Since classic die casting alloys have a rather high iron content (to reduce the soldering tendency) and solidification occurs relatively fast, the formation of iron needles cannot be prevented. Generally, from Fe levels of 0.9%, increasing amounts of iron needles are present in the structure, having a negative effect especially on the elongation at failure. The reason for this is the formation of a ternary Al-Si-Al5FeSi eutectic instead of the otherwise binary Al-Si eutectic. Large needles preferably form as a proeutectic, while smaller needles are rather present as a co-eutectic. Fig. 3 shows the phases forming during solidification of AlSiCuFe alloys, the time and temperature of their formation and their morphology. At long holding times and insufficient holding temperature, the Fe can set in polygonal AlFeMn phases called gravitational segregations (see Segregation factor).

The fact that the β-Al5FeSi phases are three-dimensionally present as a cross-linked flake structure has been described by C. M. Dinnis et al. and recorded by removing layers from metallographic specimens and then performing a 3-D reconstruction of the sectional images (Figs. 4 to 6).

In sand and gravity die casting alloys (see Aluminum gravity die casting alloys), the iron content is usually very limited so that they hardly contain any ferrous phases. For use in pressure die casting, a number of low-iron alloys have been developed (e.g. the Al Si9MnMg die casting alloy) in which the Mn level has been increased in particular. From a level of 0.6% Mn, the soldering tendency also decreases; due to the lack of iron needles in the structure, it is then also possible to achieve very high elongations at failure and good ductility for pressure die castings.

Additional references:
Intermetallic phase
Hard spots
Segregation factor
Gravitational segregation
Segregation factor
Segregation
Crystal segregation
Micro segregation

Literature references:
Stockdale D., Wilkinson I., Properties of modified aluminum-silicon alloys, J. Inst. Met., 1926.
Dinnis C. M., Taylor J. A., Dahle A. K., As-cast morphology of iron-intermetallics in Al-Si foundry alloys, Scripta Materialia 53 (2005) 955-958.
Shabestari S. G., The effect of iron and manganese on the formation of intermetallic compounds in aluminum-silicon alloys, Mat. Science & Eng. A 383 (2004) 289-298.

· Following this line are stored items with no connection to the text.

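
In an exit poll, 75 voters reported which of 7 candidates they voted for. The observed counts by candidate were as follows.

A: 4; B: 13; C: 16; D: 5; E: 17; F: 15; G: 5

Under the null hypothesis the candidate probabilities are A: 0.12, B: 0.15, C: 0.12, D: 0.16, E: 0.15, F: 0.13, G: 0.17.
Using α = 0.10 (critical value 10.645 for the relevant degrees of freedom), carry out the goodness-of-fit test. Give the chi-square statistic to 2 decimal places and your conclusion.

23.05; reject

Expected counts E_i = n·p_i: 75×0.12 = 9, 75×0.15 = 11.25, 75×0.12 = 9, 75×0.16 = 12, 75×0.15 = 11.25, 75×0.13 = 9.75, 75×0.17 = 12.75.
A: (4 − 9)²/9 = 25/9 = 2.778
B: (13 − 11.25)²/11.25 = 3.0625/11.25 = 0.272
C: (16 − 9)²/9 = 49/9 = 5.444
D: (5 − 12)²/12 = 49/12 = 4.083
E: (17 − 11.25)²/11.25 = 33.0625/11.25 = 2.939
F: (15 − 9.75)²/9.75 = 27.5625/9.75 = 2.827
G: (5 − 12.75)²/12.75 = 60.0625/12.75 = 4.711
Sum = 23.05
df = 6. Since 23.05 > 10.645, we reject H₀.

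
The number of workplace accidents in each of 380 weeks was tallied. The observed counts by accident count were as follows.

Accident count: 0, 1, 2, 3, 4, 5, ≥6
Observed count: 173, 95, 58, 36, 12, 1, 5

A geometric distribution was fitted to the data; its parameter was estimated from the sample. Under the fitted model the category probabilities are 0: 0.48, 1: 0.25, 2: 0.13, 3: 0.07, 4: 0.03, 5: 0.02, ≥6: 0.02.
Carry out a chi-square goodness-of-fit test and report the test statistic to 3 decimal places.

Expected counts E_i = n·p_i: 380×0.48 = 182.4, 380×0.25 = 95, 380×0.13 = 49.4, 380×0.07 = 26.6, 380×0.03 = 11.4, 380×0.02 = 7.6, 380×0.02 = 7.6.
cat         O        E   (O−E)²/E
0         173    182.4     0.4844
1          95       95     0.0000
2          58     49.4     1.4972
3          36     26.6     3.3218
4          12     11.4     0.0316
5           1      7.6     5.7316
≥6          5      7.6     0.8895
Sum = 11.956

11.956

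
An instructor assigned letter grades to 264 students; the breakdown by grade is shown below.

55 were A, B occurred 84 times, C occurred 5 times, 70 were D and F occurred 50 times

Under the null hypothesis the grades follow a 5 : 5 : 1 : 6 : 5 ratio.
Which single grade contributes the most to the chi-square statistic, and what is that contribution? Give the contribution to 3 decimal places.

Ratio total = 22. Expected counts: 264×5/22 = 60, 264×5/22 = 60, 264×1/22 = 12, 264×6/22 = 72, 264×5/22 = 60.
A: (55 − 60)²/60 = 25/60 = 0.4167
B: (84 − 60)²/60 = 576/60 = 9.6000
C: (5 − 12)²/12 = 49/12 = 4.0833
D: (70 − 72)²/72 = 4/72 = 0.0556
F: (50 − 60)²/60 = 100/60 = 1.6667
The largest term is for B: 9.600.

B, 9.600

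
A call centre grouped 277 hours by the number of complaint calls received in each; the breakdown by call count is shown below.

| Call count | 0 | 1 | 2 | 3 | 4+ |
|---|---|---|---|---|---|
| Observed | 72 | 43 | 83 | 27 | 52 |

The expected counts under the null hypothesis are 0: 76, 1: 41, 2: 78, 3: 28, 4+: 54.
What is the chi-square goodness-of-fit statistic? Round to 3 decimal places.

χ² = (72−76)²/76 + (43−41)²/41 + (83−78)²/78 + (27−28)²/28 + (52−54)²/54
   = 0.2105 + 0.0976 + 0.3205 + 0.0357 + 0.0741
Sum = 0.738

0.738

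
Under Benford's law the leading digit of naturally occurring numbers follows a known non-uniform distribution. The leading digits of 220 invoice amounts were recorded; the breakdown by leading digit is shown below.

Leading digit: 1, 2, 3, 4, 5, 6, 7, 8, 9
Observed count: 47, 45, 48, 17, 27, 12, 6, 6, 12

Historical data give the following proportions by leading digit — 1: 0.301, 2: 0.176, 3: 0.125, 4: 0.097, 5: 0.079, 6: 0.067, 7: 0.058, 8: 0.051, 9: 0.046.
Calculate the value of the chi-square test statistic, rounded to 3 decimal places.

34.955

Expected counts E_i = n·p_i: 220×0.301 = 66.22, 220×0.176 = 38.72, 220×0.125 = 27.5, 220×0.097 = 21.34, 220×0.079 = 17.38, 220×0.067 = 14.74, 220×0.058 = 12.76, 220×0.051 = 11.22, 220×0.046 = 10.12.
cat         O        E   (O−E)²/E
1          47    66.22     5.5785
2          45    38.72     1.0186
3          48     27.5    15.2818
4          17    21.34     0.8826
5          27    17.38     5.3248
6          12    14.74     0.5093
7           6    12.76     3.5813
8           6    11.22     2.4286
9          12    10.12     0.3492
Sum = 34.955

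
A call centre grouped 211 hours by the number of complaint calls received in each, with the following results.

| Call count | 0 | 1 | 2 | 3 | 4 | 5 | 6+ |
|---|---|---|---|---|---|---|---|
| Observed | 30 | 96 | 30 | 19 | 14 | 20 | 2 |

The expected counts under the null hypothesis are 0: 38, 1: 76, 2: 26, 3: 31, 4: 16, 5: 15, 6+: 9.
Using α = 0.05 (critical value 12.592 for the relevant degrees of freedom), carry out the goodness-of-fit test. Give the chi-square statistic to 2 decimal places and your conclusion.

χ² = (30−38)²/38 + (96−76)²/76 + (30−26)²/26 + (19−31)²/31 + (14−16)²/16 + (20−15)²/15 + (2−9)²/9
   = 1.684 + 5.263 + 0.615 + 4.645 + 0.250 + 1.667 + 5.444
Sum = 19.57
df = 6. Since 19.57 > 12.592, we reject H₀.

19.57; reject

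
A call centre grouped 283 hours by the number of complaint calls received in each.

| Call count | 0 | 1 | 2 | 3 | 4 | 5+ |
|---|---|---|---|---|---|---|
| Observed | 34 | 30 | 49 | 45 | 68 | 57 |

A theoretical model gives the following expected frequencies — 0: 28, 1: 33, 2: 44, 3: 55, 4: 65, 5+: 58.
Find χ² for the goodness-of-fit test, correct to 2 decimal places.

4.10

cat         O        E   (O−E)²/E
0          34       28      1.286
1          30       33      0.273
2          49       44      0.568
3          45       55      1.818
4          68       65      0.138
5+         57       58      0.017
Sum = 4.10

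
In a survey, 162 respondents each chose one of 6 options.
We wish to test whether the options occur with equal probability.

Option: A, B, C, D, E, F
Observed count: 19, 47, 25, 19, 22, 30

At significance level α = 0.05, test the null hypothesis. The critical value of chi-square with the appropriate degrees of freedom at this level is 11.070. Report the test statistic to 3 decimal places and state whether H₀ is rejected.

Under H₀ each category has probability 1/6, so each expected count is 162/6 = 27.
cat         O        E   (O−E)²/E
A          19       27     2.3704
B          47       27    14.8148
C          25       27     0.1481
D          19       27     2.3704
E          22       27     0.9259
F          30       27     0.3333
Sum = 20.963
df = 5. Since 20.963 > 11.070, we reject H₀.

20.963; reject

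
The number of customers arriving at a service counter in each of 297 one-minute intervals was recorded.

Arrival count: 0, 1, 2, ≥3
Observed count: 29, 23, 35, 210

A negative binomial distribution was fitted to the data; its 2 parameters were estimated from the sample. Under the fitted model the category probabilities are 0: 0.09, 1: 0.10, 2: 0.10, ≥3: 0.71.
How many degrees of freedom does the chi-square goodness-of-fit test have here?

There are k = 4 categories and 2 parameters estimated from the data, so df = 4 − 1 − 2 = 1.

1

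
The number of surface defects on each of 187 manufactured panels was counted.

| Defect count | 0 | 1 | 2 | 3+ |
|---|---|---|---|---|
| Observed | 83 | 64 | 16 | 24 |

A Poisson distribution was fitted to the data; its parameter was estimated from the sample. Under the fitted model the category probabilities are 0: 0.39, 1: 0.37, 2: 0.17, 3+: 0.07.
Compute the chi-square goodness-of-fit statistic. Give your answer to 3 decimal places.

Expected counts E_i = n·p_i: 187×0.39 = 72.93, 187×0.37 = 69.19, 187×0.17 = 31.79, 187×0.07 = 13.09.
cat         O        E   (O−E)²/E
0          83    72.93     1.3904
1          64    69.19     0.3893
2          16    31.79     7.8428
3+         24    13.09     9.0931
Sum = 18.716

18.716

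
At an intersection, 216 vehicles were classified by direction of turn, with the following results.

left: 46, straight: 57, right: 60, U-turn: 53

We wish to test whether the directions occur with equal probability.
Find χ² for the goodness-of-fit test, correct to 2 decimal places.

2.04

Expected count for each of the 4 categories: 216/4 = 54.
χ² = (46−54)²/54 + (57−54)²/54 + (60−54)²/54 + (53−54)²/54
   = 1.185 + 0.167 + 0.667 + 0.019
Sum = 2.04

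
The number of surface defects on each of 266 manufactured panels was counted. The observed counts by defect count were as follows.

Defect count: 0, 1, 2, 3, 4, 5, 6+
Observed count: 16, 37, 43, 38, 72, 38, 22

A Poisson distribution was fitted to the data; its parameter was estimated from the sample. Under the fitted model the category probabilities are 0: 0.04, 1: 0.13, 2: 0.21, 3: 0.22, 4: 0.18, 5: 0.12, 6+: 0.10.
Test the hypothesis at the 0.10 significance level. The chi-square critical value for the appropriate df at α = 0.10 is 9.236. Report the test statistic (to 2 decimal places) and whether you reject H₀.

27.13; reject

Expected counts E_i = n·p_i: 266×0.04 = 10.64, 266×0.13 = 34.58, 266×0.21 = 55.86, 266×0.22 = 58.52, 266×0.18 = 47.88, 266×0.12 = 31.92, 266×0.10 = 26.6.
0: (16 − 10.64)²/10.64 = 28.7296/10.64 = 2.700
1: (37 − 34.58)²/34.58 = 5.8564/34.58 = 0.169
2: (43 − 55.86)²/55.86 = 165.3796/55.86 = 2.961
3: (38 − 58.52)²/58.52 = 421.0704/58.52 = 7.195
4: (72 − 47.88)²/47.88 = 581.7744/47.88 = 12.151
5: (38 − 31.92)²/31.92 = 36.9664/31.92 = 1.158
6+: (22 − 26.6)²/26.6 = 21.16/26.6 = 0.795
Sum = 27.13
df = 5. Since 27.13 > 9.236, we reject H₀.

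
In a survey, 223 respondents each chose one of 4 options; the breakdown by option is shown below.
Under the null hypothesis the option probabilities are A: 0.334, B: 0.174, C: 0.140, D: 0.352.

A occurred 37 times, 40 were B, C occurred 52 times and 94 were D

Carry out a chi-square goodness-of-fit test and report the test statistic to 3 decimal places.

35.793

Expected counts E_i = n·p_i: 223×0.334 = 74.482, 223×0.174 = 38.802, 223×0.140 = 31.22, 223×0.352 = 78.496.
cat         O        E   (O−E)²/E
A          37   74.482    18.8623
B          40   38.802     0.0370
C          52    31.22    13.8311
D          94   78.496     3.0622
Sum = 35.793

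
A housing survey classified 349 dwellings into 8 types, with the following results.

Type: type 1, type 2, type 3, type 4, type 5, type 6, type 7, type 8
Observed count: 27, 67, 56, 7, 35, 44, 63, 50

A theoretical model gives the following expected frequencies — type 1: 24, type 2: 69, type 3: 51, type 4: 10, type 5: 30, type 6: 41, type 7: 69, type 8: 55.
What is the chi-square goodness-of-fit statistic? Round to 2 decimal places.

3.85

χ² = (27−24)²/24 + (67−69)²/69 + (56−51)²/51 + (7−10)²/10 + (35−30)²/30 + (44−41)²/41 + (63−69)²/69 + (50−55)²/55
   = 0.375 + 0.058 + 0.490 + 0.900 + 0.833 + 0.220 + 0.522 + 0.455
Sum = 3.85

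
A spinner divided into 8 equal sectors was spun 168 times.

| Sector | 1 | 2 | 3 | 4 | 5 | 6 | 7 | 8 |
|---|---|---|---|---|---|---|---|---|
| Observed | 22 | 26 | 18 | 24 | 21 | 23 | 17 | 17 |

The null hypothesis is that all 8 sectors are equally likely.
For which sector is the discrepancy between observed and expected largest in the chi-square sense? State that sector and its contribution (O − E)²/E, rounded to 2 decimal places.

2, 1.19

Expected count for each of the 8 categories: 168/8 = 21.
1: (22 − 21)²/21 = 1/21 = 0.048
2: (26 − 21)²/21 = 25/21 = 1.190
3: (18 − 21)²/21 = 9/21 = 0.429
4: (24 − 21)²/21 = 9/21 = 0.429
5: (21 − 21)²/21 = 0/21 = 0.000
6: (23 − 21)²/21 = 4/21 = 0.190
7: (17 − 21)²/21 = 16/21 = 0.762
8: (17 − 21)²/21 = 16/21 = 0.762
The largest term is for 2: 1.19.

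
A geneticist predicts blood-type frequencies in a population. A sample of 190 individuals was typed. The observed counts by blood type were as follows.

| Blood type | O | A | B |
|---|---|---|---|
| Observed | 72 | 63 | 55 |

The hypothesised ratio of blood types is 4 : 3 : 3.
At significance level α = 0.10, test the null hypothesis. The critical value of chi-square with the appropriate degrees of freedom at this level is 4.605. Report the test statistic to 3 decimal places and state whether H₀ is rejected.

Ratio total = 10. Expected counts: 190×4/10 = 76, 190×3/10 = 57, 190×3/10 = 57.
χ² = (72−76)²/76 + (63−57)²/57 + (55−57)²/57
   = 0.2105 + 0.6316 + 0.0702
Sum = 0.912
df = 2. Since 0.912 < 4.605, we do not reject H₀.

0.912; do not reject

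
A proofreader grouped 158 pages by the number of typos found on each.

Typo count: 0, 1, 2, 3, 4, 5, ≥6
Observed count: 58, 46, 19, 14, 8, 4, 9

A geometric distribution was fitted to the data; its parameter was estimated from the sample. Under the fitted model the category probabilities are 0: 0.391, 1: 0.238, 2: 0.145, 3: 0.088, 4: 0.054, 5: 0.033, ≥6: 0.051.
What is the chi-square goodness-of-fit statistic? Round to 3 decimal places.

Expected counts E_i = n·p_i: 158×0.391 = 61.778, 158×0.238 = 37.604, 158×0.145 = 22.91, 158×0.088 = 13.904, 158×0.054 = 8.532, 158×0.033 = 5.214, 158×0.051 = 8.058.
0: (58 − 61.778)²/61.778 = 14.273284/61.778 = 0.2310
1: (46 − 37.604)²/37.604 = 70.492816/37.604 = 1.8746
2: (19 − 22.91)²/22.91 = 15.2881/22.91 = 0.6673
3: (14 − 13.904)²/13.904 = 0.009216/13.904 = 0.0007
4: (8 − 8.532)²/8.532 = 0.283024/8.532 = 0.0332
5: (4 − 5.214)²/5.214 = 1.473796/5.214 = 0.2827
≥6: (9 − 8.058)²/8.058 = 0.887364/8.058 = 0.1101
Sum = 3.200

3.200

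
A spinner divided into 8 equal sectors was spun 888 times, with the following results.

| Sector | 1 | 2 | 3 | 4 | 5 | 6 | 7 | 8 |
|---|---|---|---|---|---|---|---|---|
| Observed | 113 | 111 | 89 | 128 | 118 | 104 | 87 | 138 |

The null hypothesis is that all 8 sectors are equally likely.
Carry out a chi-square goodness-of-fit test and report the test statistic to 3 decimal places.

19.640

Expected count for each of the 8 categories: 888/8 = 111.
χ² = (113−111)²/111 + (111−111)²/111 + (89−111)²/111 + (128−111)²/111 + (118−111)²/111 + (104−111)²/111 + (87−111)²/111 + (138−111)²/111
   = 0.0360 + 0.0000 + 4.3604 + 2.6036 + 0.4414 + 0.4414 + 5.1892 + 6.5676
Sum = 19.640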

  • Fig. 1: Massive structural damage due to Al5FeSi iron needles in the structure of an AlSi7Mg alloy containing 1.5% iron, source: H. Rockenschaub, FT&E
  • Fig. 2: Structure of an Al Si9Cu3(Fe) die casting alloy with the phases typically present (500:1, etched with Keller-Wilcox), according to H. Rockenschaub, FT&E, based on the original image in Metallographic Atlas of Cast Aluminium Alloys β-Al5FeSi – needle-shaped α-Al15(Fe,Mn)3Si2 – Chinese script-like Al2Cu – coil-like Si – precipitated as eutectic Si in the (Al+Si) eutectic, granular Bright zones – α-Al solid solution
  • Fig. 3: Phases in hypoeutectic AlSiCuFe systems, their time and temperature of formation and morphology, according to H. Rockenschaub, FT&E
  • Fig. 4: Structural sections for reconstruction of the 3-dimensional structure of ferrous phases by means of sequential grinding according to C. M. Dinnis et al. a) AlSi9, 1% Fe, section for reconstructing the β-Al5FeSi iron needles b) AlSi9, 1% Fe + 0.5% Mn, section for reconstructing the α-Al15(Fe,Mn)3Si2 phase
  • Fig. 5: 3-dimensional reconstruction of the structural section in Fig. 4a, α-Al5FeSi flake network in all 3 spatial directions (C. M. Dinnis et al.)
  • Fig. 6: 3-dimensional reconstruction of the structural section in Fig. 4b, α-Al15(Fe,Mn)3Si2 coil in all 3 spatial directions(C. M. Dinnis et al.)